Franchement, je me tiens un peu à l’écart de la scène house. J’ai pas envie de me prendre la tête avec toutes les histoires qui circulent, les guerres d’ego. J’ai déménagé dans le New Jersey il y a deux ans, quand ma petite fille est née. Je suis né à Manhattan, mais j’ai vécu dans le Queens, le Bronx, et si j’aurai pu continuer d’y vivre, je ne souhaitais pas que ma fille grandisse dans cet environnement, dans une école cernée par les dealers. Pour revenir à ta question, je pourrais produire de la house en Alaska. Mon seul problème serait de trouver des vocalistes !
Quelle est la particularité sonore de KOT ?
J’écoute beaucoup de hip hop et de r n b. J’essaie de prendre dans ces deux genres : le hip hop pour les ‘bangin beats’, le r n b pour les arrangements. Il me faut des ‘tough’ beats (littéralement des rythmiques ‘dures’, ndr).
Tu t’es séparé de ton partenaire Jay ‘Sinister’ Sealee. Que s’est-il passé ?
C’est tout récent. C’est très simple : Jay habite en Californie, et n’a pas de studio là bas, donc il n’était plus impliqué dans tous les projets. Ce n’était plus possible de continuer tous les deux, c’est comme s’il avait cassé notre deal. J’avais commencé KOT sans lui, donc je peux continuer.
Est-ce que tu t’inspires de tes sets de dj pour affiner tes productions ?
Bien entendu. Des disques des autres aussi.
Que penses-tu de l’évolution de la house aux Etats Unis ?
C’est loin d’être une force majeure dans l’industrie du disque américaine. En ce moment, pour ce qui est de l’électronique, c’est la trance qui cartonne. Il m’arrive de jouer garage après quatre heures de trance, le tout est de savoir amener ton son. Je peux jouer après n’importe qui.
Comment expliques-tu que la house ne marche pas, alors que le r n b est un immense marché aux Etats Unis ?

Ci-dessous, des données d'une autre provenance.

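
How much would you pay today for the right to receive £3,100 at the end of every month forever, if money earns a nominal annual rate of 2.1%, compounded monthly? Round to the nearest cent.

£1,771,428.57

Periodic rate i = 0.021/12 = 0.00175.
PV = PMT / i = 3100 / 0.00175 = 1,771,428.5714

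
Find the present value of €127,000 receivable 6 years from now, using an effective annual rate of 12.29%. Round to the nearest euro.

PV = 127,000 / (1 + 0.1229)^6 = 127,000 / 2.004687 = 63,351.5478

€63,352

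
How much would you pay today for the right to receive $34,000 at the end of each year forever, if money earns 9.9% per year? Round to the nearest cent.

$343,434.34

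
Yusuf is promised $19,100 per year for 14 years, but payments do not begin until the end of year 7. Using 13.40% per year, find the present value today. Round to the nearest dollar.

$55,501

Value one period before first payment (t=6): 19100 × [1 − (1+0.134)^(−14)] / 0.134 = 19100 × 6.179433 = 118,027.1727
Discount back 6 years: 118,027.1727 × (1+0.134)^(−6) = 118,027.1727 × 0.470242 = 55,501.3666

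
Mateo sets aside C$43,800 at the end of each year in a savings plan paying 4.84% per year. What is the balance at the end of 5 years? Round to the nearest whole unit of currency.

FV = PMT · [(1+i)^n − 1] / i = 43800 · 5.507998 = 241,250.3118

C$241,250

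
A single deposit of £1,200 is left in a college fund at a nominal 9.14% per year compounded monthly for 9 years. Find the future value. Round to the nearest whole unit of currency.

Periodic rate i = 0.0914/12 = 0.00761667; n = 9 × 12 = 108 periods.
FV = 1,200 × (1 + 0.00761667)^108 = 2,723.1918

£2,723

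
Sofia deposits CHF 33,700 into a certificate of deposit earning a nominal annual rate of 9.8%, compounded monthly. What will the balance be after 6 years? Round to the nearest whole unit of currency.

CHF 60,528

With 12 periods per year: i = 0.00816667, n = 72.
FV = PV·(1+i)^n = 33,700 × 1.796090 = 60,528.2277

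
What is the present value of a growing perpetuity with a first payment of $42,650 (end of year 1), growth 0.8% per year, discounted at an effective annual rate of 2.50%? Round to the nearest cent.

PV = D₁/(r − g) = 42650/(0.025 − 0.008) = 2,508,823.5294

$2,508,823.53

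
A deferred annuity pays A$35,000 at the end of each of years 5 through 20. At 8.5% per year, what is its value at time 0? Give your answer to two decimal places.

Value one period before first payment (t=4): 35000 × [1 − (1+0.085)^(−16)] / 0.085 = 35000 × 8.575333 = 300,136.6637
Discount back 4 years: 300,136.6637 × (1+0.085)^(−4) = 300,136.6637 × 0.721574 = 216,570.8983

A$216,570.90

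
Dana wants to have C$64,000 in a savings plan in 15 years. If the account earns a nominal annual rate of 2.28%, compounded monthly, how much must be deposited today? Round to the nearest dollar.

C$45,477

i = 0.0228/12 = 0.0019 per month; n = 15·12 = 180.
PV = 64,000 / (1 + 0.0019)^180 = 64,000 / 1.407304 = 45,477.0395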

Il y a une différence importante entre ces deux styles de musique. Tu ressens plus la musique quand elle est lente, je veux dire que tu as plus le temps de capter ce qui se passe. C’est aussi, je pense, pourquoi la house du début rencontrait plus de succès : les morceaux de Marshall Jefferson ne dépassaient jamais 120 bpms. Et puis il y a une dimension culturelle dans le hip hop, le style vestimentaire qui permet de se reconnaître. Regarde Armand Van Helden, il fait de la house mais il s’habille comme un rappeur ! Je ne sais pas ni où ni ce qu’est la culture house, je n’en ai franchement aucune idée !

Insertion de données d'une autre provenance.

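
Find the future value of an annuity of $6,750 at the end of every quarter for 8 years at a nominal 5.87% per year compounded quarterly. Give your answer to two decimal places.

i = 0.0587/4 = 0.014675 per quarter; n = 8·4 = 32.
FV = PMT · [(1+i)^n − 1] / i = 6750 · 40.470601 = 273,176.5585

$273,176.56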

C’est ce qui explique que tu aies signé sur Distance, un label français ?
Oui, je recherche plus de visibilité médiatique pour en faire bénéficier les gens qui sont avec moi, les chanteurs. Il faut que ma musique se fasse remarquer, c’est pour cela que j’ai besoin d’eux. C’est en Europe que ça se passe. Il y a plein de trucs excellents qui sortent en house à l’heure actuelle, on vit une très bonne période tout de suite. Mais je me concentre sur mon label Deep Vision.
Que faisais-tu avant de faire de la house ?
J’ai commencé par produire du hip hop avant de faire de la house. Je produisais le Terror Squad (groupe de rappeurs latinos de NYC, ndr) avant qu’ils s’appellent comme ça. J’avais Cuban Link, Big Pun, Gizmo, tous venaient rapper à mon studio. J’ai établi la connexion avec Fat Joe, qui leur a donné 15000 dollars pour faire une maquette sérieuse, et ça s’est fait sans moi. Toutes les personnes que j’ai connu dans le hip hop ne savent pas que je fais de la house. S’ils le savaient, ils n’écouteraient pas vraiment ce que je fais, et comme j’ai d’autres projets dans le hip hop, je reste assez discret là dessus. Ca pourrait même être assez dangereux avec certains. Il y a encore des gens qui ont une image très restreinte de la house.
Quels sont tes projets dans le secteur du hip hop ?
Je fais des sons pour un label new yorkais, Rap A Lot, des trucs r n b / hip hop. Aucune sortie n’est prévue pour le moment, mais nos discussions sont très avancées.
Ecoutes-tu du two step garage ?
Qu’est ce que c’est ?
Un style de garage londonienne, très syncopée.
Ah, oui, je vois, avec les grosses basses. On donne toujours de nouveaux noms en Angleterre, mais de ce que j’ai entendu, c’est de la jungle. Mais j’ai le souvenir qu’il y avait des morceaux plaisants.